Last weekend included the mixed blessings and curses with which we have become all too familiar recently. We had an outstanding completion of a great Passover week at my Congregation Beit Simcha—our first Passover! But as soon as we completed services on Saturday we heard the terrible news of the hate crime attack on the Chabad synagogue in Poway, California, including the murder of a brave woman, Lori Kaye.
The rest of the weekend was somewhat blurred for me: I ended my own personal Passover with a pizza on Saturday night, and the busy schedule of classes, services, meetings and events continued. But it was very difficult not to feel sadness, anger and disappointment that yet another hate crime had been directed at yet another religious center where people gathered to pray, this time in San Diego County, where so many Tucsonans tend to visit regularly, where I vacationed often with my own children.

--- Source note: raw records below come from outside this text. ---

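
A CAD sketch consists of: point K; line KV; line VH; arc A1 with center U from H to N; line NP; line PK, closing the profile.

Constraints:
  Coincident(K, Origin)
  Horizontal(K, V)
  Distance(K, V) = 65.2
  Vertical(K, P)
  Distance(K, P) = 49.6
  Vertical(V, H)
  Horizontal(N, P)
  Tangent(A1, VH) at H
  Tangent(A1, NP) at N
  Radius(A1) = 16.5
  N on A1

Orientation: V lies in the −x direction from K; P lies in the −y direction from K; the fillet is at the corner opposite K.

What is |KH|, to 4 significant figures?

73.12

K is at the origin; K and V share the same y with |KV| = 65.2 and V on the −x side, so V = (-65.20, 0.000). KP is vertical with |KP| = 49.6 and P on the −y side, so P = (0.000, -49.60). The virtual corner opposite K is at (-65.20, -49.60). Since A1 is tangent to VH there, UH ⟂ VH and the tangent condition forces UN to be normal to NP, with radius 16.5, so the center U sits 16.5 in from both sides at U = (-48.70, -33.10). That places the tangent points at H = (-65.20, -33.10) on VH and N = (-48.70, -49.60) on NP. Then |KH| = |H − K| = 73.12.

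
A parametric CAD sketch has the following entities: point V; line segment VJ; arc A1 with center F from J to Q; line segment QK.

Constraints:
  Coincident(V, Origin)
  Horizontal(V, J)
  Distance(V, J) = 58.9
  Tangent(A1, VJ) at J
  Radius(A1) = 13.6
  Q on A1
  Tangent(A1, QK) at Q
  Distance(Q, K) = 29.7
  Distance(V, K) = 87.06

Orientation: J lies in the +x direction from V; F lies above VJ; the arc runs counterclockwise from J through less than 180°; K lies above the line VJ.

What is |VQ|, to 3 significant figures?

73.3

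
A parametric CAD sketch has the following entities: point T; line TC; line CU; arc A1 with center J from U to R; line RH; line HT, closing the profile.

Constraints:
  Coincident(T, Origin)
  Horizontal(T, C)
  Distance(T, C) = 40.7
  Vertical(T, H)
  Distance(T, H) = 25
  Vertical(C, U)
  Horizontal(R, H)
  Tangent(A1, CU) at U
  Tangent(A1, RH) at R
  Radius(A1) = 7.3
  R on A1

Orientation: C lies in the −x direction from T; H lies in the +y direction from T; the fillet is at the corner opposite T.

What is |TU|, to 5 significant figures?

44.382

T is at the origin; TC is horizontal with |TC| = 40.7 and C on the −x side, so C = (-40.700, 0.0000). T and H share the same x with |TH| = 25.0 and H on the +y side, so H = (0.0000, 25.000). The virtual corner opposite T is at (-40.700, 25.000). The tangent condition forces JU to be normal to CU and since A1 is tangent to RH there, JR ⟂ RH, with radius 7.3, so the center J sits 7.3 in from both sides at J = (-33.400, 17.700). That places the tangent points at U = (-40.700, 17.700) on CU and R = (-33.400, 25.000) on RH. Then |TU| = |U − T| = 44.382.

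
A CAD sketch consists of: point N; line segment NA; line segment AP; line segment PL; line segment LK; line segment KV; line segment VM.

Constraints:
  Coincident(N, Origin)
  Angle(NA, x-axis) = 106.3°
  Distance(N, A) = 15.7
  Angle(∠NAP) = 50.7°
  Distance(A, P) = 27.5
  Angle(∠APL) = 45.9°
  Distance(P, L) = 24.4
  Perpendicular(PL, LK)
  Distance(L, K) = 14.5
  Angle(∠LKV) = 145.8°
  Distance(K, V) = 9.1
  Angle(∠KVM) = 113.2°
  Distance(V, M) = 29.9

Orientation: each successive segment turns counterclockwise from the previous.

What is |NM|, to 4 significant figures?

33.31

N is at the origin; NA runs at 106.3° with length 15.7, so A = (-4.406, 15.07). ∠NAP = 50.7° gives AP at -124.4° from the x-axis; with |AP| = 27.5, P = (-19.94, -7.622). ∠APL = 45.9° gives PL at 9.700° from the x-axis; with |PL| = 24.4, L = (4.108, -3.511). PL is perpendicular to LK, so LK runs at 99.70°; with |LK| = 14.5, K = (1.665, 10.78). ∠LKV = 145.8° gives KV at 133.9° from the x-axis; with |KV| = 9.1, V = (-4.645, 17.34). ∠KVM = 113.2° gives VM at -159.3° from the x-axis; with |VM| = 29.9, M = (-32.61, 6.770). Then |NM| = |M − N| = 33.31.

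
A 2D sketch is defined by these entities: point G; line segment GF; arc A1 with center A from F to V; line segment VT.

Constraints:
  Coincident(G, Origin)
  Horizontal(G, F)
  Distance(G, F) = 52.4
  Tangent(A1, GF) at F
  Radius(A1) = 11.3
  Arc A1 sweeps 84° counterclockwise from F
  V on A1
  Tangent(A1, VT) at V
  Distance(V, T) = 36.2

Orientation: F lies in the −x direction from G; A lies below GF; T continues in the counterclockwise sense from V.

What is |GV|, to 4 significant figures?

64.44

G is at the origin; GF is horizontal with |GF| = 52.4 and F on the −x side, so F = (-52.40, 0.000). Since A1 is tangent to GF there, AF ⟂ GF, so A = F + (0, -11.3) = (-52.40, -11.30). On A1, F sits at bearing 90° from A; an 84° counterclockwise sweep puts V at bearing 174°, so V = A + 11.3·(cos 174°, sin 174°) = (-63.64, -10.12). Then |GV| = |V − G| = 64.44.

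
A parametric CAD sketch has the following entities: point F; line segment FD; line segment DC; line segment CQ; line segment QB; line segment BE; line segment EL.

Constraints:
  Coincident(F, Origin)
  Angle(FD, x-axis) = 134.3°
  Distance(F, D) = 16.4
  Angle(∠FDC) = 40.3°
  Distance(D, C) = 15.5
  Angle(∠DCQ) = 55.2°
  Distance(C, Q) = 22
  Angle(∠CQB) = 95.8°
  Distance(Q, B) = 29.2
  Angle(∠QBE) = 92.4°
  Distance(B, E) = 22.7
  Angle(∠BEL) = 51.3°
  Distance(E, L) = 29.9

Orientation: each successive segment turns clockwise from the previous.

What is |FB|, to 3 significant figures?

35.7

F is at the origin; FD runs at 134.3° with length 16.4, so D = (-11.5, 11.7). ∠FDC = 40.3° gives DC at -5.40° from the x-axis; with |DC| = 15.5, C = (3.98, 10.3). ∠DCQ = 55.2° gives CQ at -130° from the x-axis; with |CQ| = 22.0, Q = (-10.2, -6.52). ∠CQB = 95.8° gives QB at 146° from the x-axis; with |QB| = 29.2, B = (-34.3, 9.97). Then |FB| = |B − F| = 35.7.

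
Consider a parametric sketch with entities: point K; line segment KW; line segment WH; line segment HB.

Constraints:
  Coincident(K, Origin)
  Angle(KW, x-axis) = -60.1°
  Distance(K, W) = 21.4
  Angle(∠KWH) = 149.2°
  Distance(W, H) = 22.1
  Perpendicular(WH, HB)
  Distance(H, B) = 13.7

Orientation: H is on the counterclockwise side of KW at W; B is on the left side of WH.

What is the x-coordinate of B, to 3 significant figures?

36.6

K is at the origin; KW runs at -60.1° with length 21.4, so W = 21.4·(cos -60.1°, sin -60.1°) = (10.7, -18.6). ∠KWH = 149.2°, so WH runs at -60.1° + (180° − 149.2°) = -29.3° from the x-axis; with |WH| = 22.1, H = W + 22.1·(cos -29.3°, sin -29.3°) = (29.9, -29.4). The perpendicularity gives HB at right angles to WH; with |HB| = 13.7 on the left of WH, B = H + 13.7·(0.489, 0.872) = (36.6, -17.4). So B.x = 36.6.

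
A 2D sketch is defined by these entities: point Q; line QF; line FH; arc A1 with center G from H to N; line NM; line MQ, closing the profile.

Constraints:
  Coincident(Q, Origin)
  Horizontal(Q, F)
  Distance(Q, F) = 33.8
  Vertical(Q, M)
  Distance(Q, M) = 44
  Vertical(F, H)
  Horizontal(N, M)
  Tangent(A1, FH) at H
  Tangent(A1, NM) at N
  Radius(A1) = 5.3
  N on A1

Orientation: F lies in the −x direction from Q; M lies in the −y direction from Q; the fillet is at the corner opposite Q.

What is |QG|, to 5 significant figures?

48.062

Q is at the origin; Q and F share the same y with |QF| = 33.8 and F on the −x side, so F = (-33.800, 0.0000). Q and M share the same x with |QM| = 44.0 and M on the −y side, so M = (0.0000, -44.000). The virtual corner opposite Q is at (-33.800, -44.000). A1 meets FH tangentially, so GH is at right angles to FH and tangency of A1 to NM means the radius GN is perpendicular to NM, with radius 5.3, so the center G sits 5.3 in from both sides at G = (-28.500, -38.700). Then |QG| = |G − Q| = 48.062.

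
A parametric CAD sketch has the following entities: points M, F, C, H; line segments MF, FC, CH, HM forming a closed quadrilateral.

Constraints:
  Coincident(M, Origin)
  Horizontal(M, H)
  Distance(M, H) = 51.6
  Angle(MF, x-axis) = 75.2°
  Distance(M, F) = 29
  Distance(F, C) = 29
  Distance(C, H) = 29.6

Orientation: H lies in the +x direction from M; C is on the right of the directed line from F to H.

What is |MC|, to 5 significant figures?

22.371

M is at the origin; MH is horizontal with |MH| = 51.6 and H in +x, so H = (51.6, 0). MF runs at 75.2° with |MF| = 29.0, so F = (7.4079, 28.038). C is determined by |FC| = 29.0 and |CH| = 29.6 together: it lies at the intersection of circle(F, 29.0) and circle(H, 29.6). With |FH| = 52.336, the foot of the radical line on FH is 25.832 from F and the perpendicular offset is √(29.0² − 25.832²) = 13.180. Taking the right-of-FH solution: C = (22.160, 3.0702).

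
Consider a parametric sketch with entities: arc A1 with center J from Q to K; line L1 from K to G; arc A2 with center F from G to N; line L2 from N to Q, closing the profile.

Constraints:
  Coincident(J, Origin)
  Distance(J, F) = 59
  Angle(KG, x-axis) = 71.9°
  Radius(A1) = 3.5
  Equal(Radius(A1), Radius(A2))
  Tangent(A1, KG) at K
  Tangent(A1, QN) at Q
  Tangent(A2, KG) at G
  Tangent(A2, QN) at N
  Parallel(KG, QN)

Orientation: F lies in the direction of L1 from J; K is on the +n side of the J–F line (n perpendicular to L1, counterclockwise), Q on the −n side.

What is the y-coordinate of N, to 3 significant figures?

55.0

The slot axis is L1's direction at 71.9°, so u = (cos 71.9°, sin 71.9°) = (0.311, 0.951) and n = (−sin 71.9°, cos 71.9°) = (-0.951, 0.311). J is at the origin and F lies 59.0 along u from J, so F = 59.0·u = (18.3, 56.1). Tangency of A1 to both parallel lines with radius 3.5 puts K and Q at J ± 3.5·n: K = (-3.33, 1.09), Q = (3.33, -1.09). Equal radii place G and N the same way about F: G = F + 3.5·n = (15.0, 57.2), N = F − 3.5·n = (21.7, 55.0). So N.y = 55.0.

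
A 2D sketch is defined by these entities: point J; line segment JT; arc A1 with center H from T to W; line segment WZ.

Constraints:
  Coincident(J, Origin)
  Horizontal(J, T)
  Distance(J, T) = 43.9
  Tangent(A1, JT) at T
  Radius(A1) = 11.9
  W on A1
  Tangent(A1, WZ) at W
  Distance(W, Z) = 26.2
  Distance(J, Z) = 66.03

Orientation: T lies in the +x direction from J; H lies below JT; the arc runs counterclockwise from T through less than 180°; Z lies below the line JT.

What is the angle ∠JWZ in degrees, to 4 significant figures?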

But do you know what emotion was missing? Shock. After the Tree of Life Synagogue massacre in late October, the Christchurch mosque murders in March, the Easter Sunday slaughter in Sri Lanka at churches and hotels—325 dead, among them two Jewish teens from the Westminster Synagogue in London, origin of our own congregation’s Torah—this attack was no great surprise. A 19 year-old with neo-Nazi sentiments and a semi-automatic rifle shooting up a Chabad in Poway on the last day of Passover did not provoke the horror it should have. Are we actually becoming accustomed to atrocities?
If that’s true, we must find a way to grow beyond that and seek new ways to make a difference. I come back, again and again, to what I first said after the Tree of Life attacks and believe ever more firmly now: we defeat hatred only by building respect, understanding, friendship and meaning with those who are different from us, and with all who pray sincerely. This attack was Anti-Semitic. But it was also Anti-Muslim, Anti-Christian, Anti-Hindu, Anti-Buddhist, Anti-Sikh. It was Anti-Religious, as each of these attacks have been. Victory over this kind of hatred comes only when we build new bridges, support one another, conquer ignorance with knowledge and inspiration.
The rabbi of that Chabad, Yisroel Goldstein, did a remarkable thing and said a remarkable thing. First, after getting people away from the shooter in the sanctuary, he insisted on finishing his sermon outside the building, something I think very few of us would have done after having a finger shot off. And second, he said, “Terror will not win. Darkness is our enemy, of all kinds. We must add more light to combat this evil darkness that’s out there.”
Let us be the light, and bring light, and seek always to build understanding and respect with all who worship with sincerity. I pray that this is the last of these insane attacks. But I pray even harder that we will answer this act of hatred by respecting those who pray in different ways than we do, and uniting with them actively to build a society, and a world, that celebrates and honors difference.